Sweating it out: Logan Cormier at Turf Paradise, the movie’s Arizona racetrack locationCormier truly lives what is represented in the movie. “I just broke my hand about a month ago and I ain’t stopped galloping since I broke it,” says Cormier, now back in Louisiana, where he is breaking horses at several farms in the Opelousas area. “My mom was like, ‘You need to go to the doctor.’ And I said, ‘No, I can’t afford it!’”

Authenticity borders on documentary for the movie that features other Turf Paradise jockeys with bit parts. There is an actual spill from a Turf Paradise race that is used to put the fictional character Leo Brock in the hospital. 

Martin Bourdieu, the jockey injured in the spill, broke both femurs, punctured both lungs, broke many ribs, and was sidelined for six months. “I took him aside and told him, ‘I can find another spill if this makes you feel weird,’” said Bentley to Bourdieu. “He wanted it in the movie.

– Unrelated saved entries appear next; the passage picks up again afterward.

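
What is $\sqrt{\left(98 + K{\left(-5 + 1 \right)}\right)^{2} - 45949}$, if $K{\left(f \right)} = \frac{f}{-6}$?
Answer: $\frac{5 i \sqrt{13037}}{3} \approx 190.3 i$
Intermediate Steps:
$K{\left(f \right)} = - \frac{f}{6}$ ($K{\left(f \right)} = f \left(- \frac{1}{6}\right) = - \frac{f}{6}$)
$\sqrt{\left(98 + K{\left(-5 + 1 \right)}\right)^{2} - 45949} = \sqrt{\left(98 - \frac{-5 + 1}{6}\right)^{2} - 45949} = \sqrt{\left(98 - - \frac{2}{3}\right)^{2} - 45949} = \sqrt{\left(98 + \frac{2}{3}\right)^{2} - 45949} = \sqrt{\left(\frac{296}{3}\right)^{2} - 45949} = \sqrt{\frac{87616}{9} - 45949} = \sqrt{- \frac{325925}{9}} = \frac{5 i \sqrt{13037}}{3}$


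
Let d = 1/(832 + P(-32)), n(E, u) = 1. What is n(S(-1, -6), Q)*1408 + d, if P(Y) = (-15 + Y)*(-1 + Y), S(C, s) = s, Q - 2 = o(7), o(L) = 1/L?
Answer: 3355265/2383 ≈ 1408.0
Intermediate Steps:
Q = 15/7 (Q = 2 + 1/7 = 15/7 ≈ 2.1429)
P(Y) = (-1 + Y)*(-15 + Y)
d = 1/2383 (d = 1/(832 + (15 + (-32)**2 - 16*(-32))) = 1/(832 + (15 + 1024 + 512)) = 1/(832 + 1551) = 1/2383 ≈ 0.00041964)
n(S(-1, -6), Q)*1408 + d = 1*1408 + 1/2383 = 1408 + 1/2383 = 3355265/2383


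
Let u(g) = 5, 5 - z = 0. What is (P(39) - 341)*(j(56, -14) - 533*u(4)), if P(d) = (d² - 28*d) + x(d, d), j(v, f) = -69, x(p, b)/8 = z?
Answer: -349952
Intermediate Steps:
z = 5 (z = 5 - 1*0 = 5 + 0 = 5)
x(p, b) = 40 (x(p, b) = 8*5 = 40)
P(d) = 40 + d² - 28*d (P(d) = (d² - 28*d) + 40 = 40 + d² - 28*d)
(P(39) - 341)*(j(56, -14) - 533*u(4)) = ((40 + 39² - 28*39) - 341)*(-69 - 533*5) = ((40 + 1521 - 1092) - 341)*(-69 - 2665) = (469 - 341)*(-2734) = 128*(-2734) = -349952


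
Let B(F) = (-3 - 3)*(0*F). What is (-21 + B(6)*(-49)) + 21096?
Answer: 21075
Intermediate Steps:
B(F) = 0 (B(F) = -6*0 = 0)
(-21 + B(6)*(-49)) + 21096 = (-21 + 0*(-49)) + 21096 = (-21 + 0) + 21096 = -21 + 21096 = 21075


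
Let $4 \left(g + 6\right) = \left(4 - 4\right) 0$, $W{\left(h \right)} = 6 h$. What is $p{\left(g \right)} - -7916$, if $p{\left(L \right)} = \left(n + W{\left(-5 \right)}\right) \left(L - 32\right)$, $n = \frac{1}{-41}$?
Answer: $\frac{371334}{41} \approx 9056.9$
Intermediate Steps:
$n = - \frac{1}{41} \approx -0.02439$
$g = -6$ ($g = -6 + \frac{\left(4 - 4\right) 0}{4} = -6 + \frac{0 \cdot 0}{4} = -6 + \frac{1}{4} \cdot 0 = -6 + 0 = -6$)
$p{\left(L \right)} = \frac{39392}{41} - \frac{1231 L}{41}$ ($p{\left(L \right)} = \left(- \frac{1}{41} + 6 \left(-5\right)\right) \left(L - 32\right) = \left(- \frac{1}{41} - 30\right) \left(-32 + L\right) = - \frac{1231 \left(-32 + L\right)}{41} = \frac{39392}{41} - \frac{1231 L}{41}$)
$p{\left(g \right)} - -7916 = \left(\frac{39392}{41} - - \frac{7386}{41}\right) - -7916 = \left(\frac{39392}{41} + \frac{7386}{41}\right) + 7916 = \frac{46778}{41} + 7916 = \frac{371334}{41}$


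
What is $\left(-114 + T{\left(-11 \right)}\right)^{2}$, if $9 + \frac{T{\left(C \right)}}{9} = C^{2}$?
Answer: $799236$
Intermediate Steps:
$T{\left(C \right)} = -81 + 9 C^{2}$
$\left(-114 + T{\left(-11 \right)}\right)^{2} = \left(-114 - \left(81 - 9 \left(-11\right)^{2}\right)\right)^{2} = \left(-114 + \left(-81 + 9 \cdot 121\right)\right)^{2} = \left(-114 + \left(-81 + 1089\right)\right)^{2} = \left(-114 + 1008\right)^{2} = 894^{2} = 799236$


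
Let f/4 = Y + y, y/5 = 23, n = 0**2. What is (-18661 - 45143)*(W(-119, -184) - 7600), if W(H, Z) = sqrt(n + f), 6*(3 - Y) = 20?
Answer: 484910400 - 85072*sqrt(258) ≈ 4.8354e+8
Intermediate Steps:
Y = -1/3 (Y = 3 - 1/6*20 = 3 - 10/3 = -1/3 ≈ -0.33333)
n = 0
y = 115 (y = 5*23 = 115)
f = 1376/3 (f = 4*(-1/3 + 115) = 4*(344/3) = 1376/3 ≈ 458.67)
W(H, Z) = 4*sqrt(258)/3 (W(H, Z) = sqrt(0 + 1376/3) = sqrt(1376/3) = 4*sqrt(258)/3)
(-18661 - 45143)*(W(-119, -184) - 7600) = (-18661 - 45143)*(4*sqrt(258)/3 - 7600) = -63804*(-7600 + 4*sqrt(258)/3) = 484910400 - 85072*sqrt(258)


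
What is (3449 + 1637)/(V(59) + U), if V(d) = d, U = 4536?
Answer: 5086/4595 ≈ 1.1069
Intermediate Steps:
(3449 + 1637)/(V(59) + U) = (3449 + 1637)/(59 + 4536) = 5086/4595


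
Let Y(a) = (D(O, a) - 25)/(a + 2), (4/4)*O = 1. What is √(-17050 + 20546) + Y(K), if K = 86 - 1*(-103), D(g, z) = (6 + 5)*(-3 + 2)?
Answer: -36/191 + 2*√874 ≈ 58.938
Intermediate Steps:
O = 1
D(g, z) = -11 (D(g, z) = 11*(-1) = -11)
K = 189 (K = 86 + 103 = 189)
Y(a) = -36/(2 + a) (Y(a) = (-11 - 25)/(a + 2) = -36/(2 + a))
√(-17050 + 20546) + Y(K) = √(-17050 + 20546) - 36/(2 + 189) = √3496 - 36/191 = 2*√874 - 36*1/191 = 2*√874 - 36/191 = -36/191 + 2*√874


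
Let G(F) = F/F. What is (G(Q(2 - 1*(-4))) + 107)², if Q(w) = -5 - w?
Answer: 11664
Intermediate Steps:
G(F) = 1
(G(Q(2 - 1*(-4))) + 107)² = (1 + 107)² = 108² = 11664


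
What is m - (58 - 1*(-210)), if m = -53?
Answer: -321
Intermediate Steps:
m - (58 - 1*(-210)) = -53 - (58 - 1*(-210)) = -53 - (58 + 210) = -53 - 1*268 = -53 - 268 = -321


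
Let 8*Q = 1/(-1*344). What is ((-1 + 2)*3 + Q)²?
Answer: 68145025/7573504 ≈ 8.9978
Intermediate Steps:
Q = -1/2752 (Q = 1/(8*((-1*344))) = (⅛)/(-344) = (⅛)*(-1/344) = -1/2752 ≈ -0.00036337)
((-1 + 2)*3 + Q)² = ((-1 + 2)*3 - 1/2752)² = (1*3 - 1/2752)² = (3 - 1/2752)² = (8255/2752)² = 68145025/7573504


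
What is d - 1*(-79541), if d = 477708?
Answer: 557249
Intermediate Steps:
d - 1*(-79541) = 477708 - 1*(-79541) = 477708 + 79541 = 557249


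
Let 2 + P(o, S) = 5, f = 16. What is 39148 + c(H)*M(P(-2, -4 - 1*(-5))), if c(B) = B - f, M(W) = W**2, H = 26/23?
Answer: 897326/23 ≈ 39014.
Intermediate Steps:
P(o, S) = 3 (P(o, S) = -2 + 5 = 3)
H = 26/23 (H = 26*(1/23) = 26/23 ≈ 1.1304)
c(B) = -16 + B (c(B) = B - 1*16 = B - 16 = -16 + B)
39148 + c(H)*M(P(-2, -4 - 1*(-5))) = 39148 + (-16 + 26/23)*3**2 = 39148 - 342/23*9 = 39148 - 3078/23 = 897326/23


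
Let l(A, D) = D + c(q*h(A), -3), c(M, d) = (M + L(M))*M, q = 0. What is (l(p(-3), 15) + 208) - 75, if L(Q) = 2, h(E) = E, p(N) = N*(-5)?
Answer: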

He had a bit of pride about it.”

The future for Cormier? He has no idea about other acting roles in his future, but riding is a possibility in his home state in no small part due, perhaps, to the movie. A racing commission official in Louisiana recently called him about regaining his riding license in 2023. Before addressing the licence, however, the official asked: “Hey, are you the Logan that was in the movie?”

Jockey, while a mountaintop amidst many valleys in Cormier’s life, “ain’t registering with me yet,” he says. “I’m not going to say it’s a life-changer, but it’s helping me … the perception that people have of me.”

He said that the movie and his role in it have resulted in people in and out of racing who know him asking, “Maybe he’s doing the right thing now? They got me stamped because of my history.”

Cormier freely acknowledges his past problems with drug addiction that sent him to prison and says he is “waiting on society to let me in”.

In prison, he dreamed about being on a horse “but the horse not going or really getting anywhere.” In another recurring nightmare, he recalls, “I’d have a horse in and I couldn’t get to the track on time or show up late. I could never get there.”

According to a psychologist, the dream is typical of possible threats to achieving strongly desired goals. No spoiler here, but Jockey – “the realest movie you’re going to get about racing,” according to Cormier – is open-ended to a degree as it should be in keeping with its authenticity.

So, too, is Cormier’s life. “I ain’t got no more chances after this,” he says. “This is the last chance I got to do anything with my life.”